Talyn is novel that is both brilliant and disturbing, filled with darkness and layered with hope…and a damn good read besides.
Let me explain.
Lisle’s novel is set amid the beginnings of forced peace between two nations, the Confederacy of Hyre and the Eastil Republic, by a third party of Feegash Diplomats. Talyn, who narrates the first-person chapters, is bitter and feeling somewhat displaced by the peace treaty, for she has been fighting this war for as long as she can remember as a Shielder—someone who intercepts and neutralizes magical attacks.
These magical attacks come from a place called the View, a place loosely modeled on the real world—sort of a spiritual, psychic version of reality—and which is highly dangerous for any one individual to enter. The magic is intrinsic to the story, so the reader is given just enough information about the View to understand its place, allowing its appearance in the story to flow in and out naturally.
This is one of the strengths of Lisle’s storytelling. Her magic system, along with her worldbuilding, is thorough and deeply layered. She has crafted a rich environment within which to tell her story, and it becomes immediately clear to the reader that the Tonks (Confederacy) and the Eastils have much more in common than they realize—but at the same time, because the characters remain unaware of this point, Lisle manages to keep this information from coming across as contrived or too overt.
We’re able to receive this information through a skillful weaving of both first-person and third-person narrative. The third-person narrative comes from a man named Gair, who was abandoned by his own people (the Eastils) in a Tonk prison when the peace treaty was passed. Gair and Talyn develop a complex relationship that is critical to the plot—for undoubtedly, it becomes clear that the peace treaty isn’t all that it seems, and both nations are in great danger.
Now, I would be remiss if I didn’t mention a key point that has turned off many a reader for this book. If you are sensitive to sexual violence, please be aware that this novel may be a trigger for you.
Lisle puts her characters through hell, unflinching in the way she shows how a relationship can turn violently abusive while also subverting the victim’s conscious will. Though much of the violence happens off-screen—leaving the reader to experience the aftermath with Talyn and learn how she copes—the sexual violence is undeniably brutal and devastating, to the point of being sickening.
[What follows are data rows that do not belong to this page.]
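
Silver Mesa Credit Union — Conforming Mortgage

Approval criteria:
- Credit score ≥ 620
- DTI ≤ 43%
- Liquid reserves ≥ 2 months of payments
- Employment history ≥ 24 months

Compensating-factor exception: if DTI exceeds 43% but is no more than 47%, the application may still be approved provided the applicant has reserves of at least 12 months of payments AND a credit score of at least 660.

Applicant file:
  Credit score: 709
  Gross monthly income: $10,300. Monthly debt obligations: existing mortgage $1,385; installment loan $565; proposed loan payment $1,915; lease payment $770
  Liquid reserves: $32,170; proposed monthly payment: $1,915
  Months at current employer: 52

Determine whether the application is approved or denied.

Credit score 709 ≥ 620 (meets base)
Total debts = (1,385 + 565 + 1,915 + 770) = 4,635. DTI = 4,635/10,300 = 45% > 43% — standard DTI limit exceeded.
Reserves: 32,170 ÷ 1,915 = 16.8 months (meets 2-month minimum)
Employment 52 ≥ 24 months
DTI 45% is within the 43%–47% exception band; checking compensating factors.
Reserves 16.8 ≥ 12 months; credit score 709 ≥ 660.
Both override conditions satisfied; DTI exception granted.

Approved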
I don’t believe Lisle glorifies sexual violence in any way in this book, for the characters who act this way are purely evil—there is no question about that—but at times, the reader is possibly drawn in a little too close to the one particular “villain” character. There’s a distinct lack of emotional distance for the reader, is what I’m trying to say, when some of these events occur. I also found it bothersome that the book jacket description used the term “erotic” to describe the story, when the sexual element is so outrageously far from erotic. It’s sexual violence. I doubt many people would describe such a thing that way (but to be fair to the author, it’s usually the publisher who writes jacket copy, so I can’t blame her for it).
But, back to the story. Talyn and Gair discover that they alone are safe from the subversive magic that has taken hold of both their nations, and realize that it’s up to the two of them to save their people, their families, and their friends. Diplomacy and politics take center stage as Talyn and Gair navigate the landscape of Hyre, and the bonds of honor are tested as these two are forced to work together, despite hundreds of years of enmity against each others’ people.
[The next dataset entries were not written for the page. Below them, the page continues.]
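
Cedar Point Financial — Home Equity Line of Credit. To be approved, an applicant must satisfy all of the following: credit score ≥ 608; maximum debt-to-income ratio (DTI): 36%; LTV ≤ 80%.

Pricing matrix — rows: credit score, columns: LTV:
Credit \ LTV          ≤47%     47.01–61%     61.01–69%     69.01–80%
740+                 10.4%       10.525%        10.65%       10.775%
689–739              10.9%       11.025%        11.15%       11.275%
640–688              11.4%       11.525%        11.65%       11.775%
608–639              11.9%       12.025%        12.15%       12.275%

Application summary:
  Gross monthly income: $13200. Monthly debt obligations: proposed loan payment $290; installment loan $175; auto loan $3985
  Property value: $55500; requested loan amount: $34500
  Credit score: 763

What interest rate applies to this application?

Credit score 763 ≥ 608; Total monthly debts = (290 + 175 + 3,985) = 4,450. DTI = 4,450/13,200 = 33.7% ≤ 36%
LTV = 34,500/55,500 = 62.2% ≤ 80%
Credit 763 → row 740+; LTV 62.2% → column 61.01–69%. Grid cell → 10.65%.

10.65%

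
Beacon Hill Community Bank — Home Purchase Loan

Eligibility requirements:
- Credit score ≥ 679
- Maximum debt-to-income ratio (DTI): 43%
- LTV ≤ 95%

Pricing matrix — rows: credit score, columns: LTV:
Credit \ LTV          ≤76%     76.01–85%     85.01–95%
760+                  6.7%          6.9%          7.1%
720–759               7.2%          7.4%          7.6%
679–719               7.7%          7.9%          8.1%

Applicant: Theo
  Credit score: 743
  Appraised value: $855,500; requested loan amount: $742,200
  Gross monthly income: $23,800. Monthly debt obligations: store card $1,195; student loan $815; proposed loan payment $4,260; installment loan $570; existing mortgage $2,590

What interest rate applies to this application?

Credit score 743 ≥ 679; Total monthly debts = (1,195 + 815 + 4,260 + 570 + 2,590) = 9,430. DTI: 9,430 ÷ 23,800 = 39.6%, within the 43% cap
LTV: 742,200 ÷ 855,500 = 86.8%, within 95% cap
Credit 743 → row 720–759; LTV 86.8% → column 85.01–95%. Grid cell → 7.6%.

7.6%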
Honor and honesty are key themes in Talyn, motivating the main characters and many of the people around them. As a main character, Talyn is stubborn, loyal to a fault, and makes plenty of mistakes as she does what she believes is right—even when it goes against everything she has been taught to believe.
To that end, Talyn is a book that is best devoured slowly, page by page, in order to absorb the richness of the world Lisle has created. The tension of the plot builds slowly, subtly, so that the reader doesn’t realize how far the talons have sunk in until it’s too late—the intensity has grabbed hold and you’re fearful for the characters at the same time as they’re frantic and fearful for their own lives and the lives of their loved ones.
And though this is a standalone novel (there is one other novel of Korre available, but it doesn’t tie in to this novel), I, for one, hope that Lisle returns here time and time again in the future. The world is much too rich to be left alone.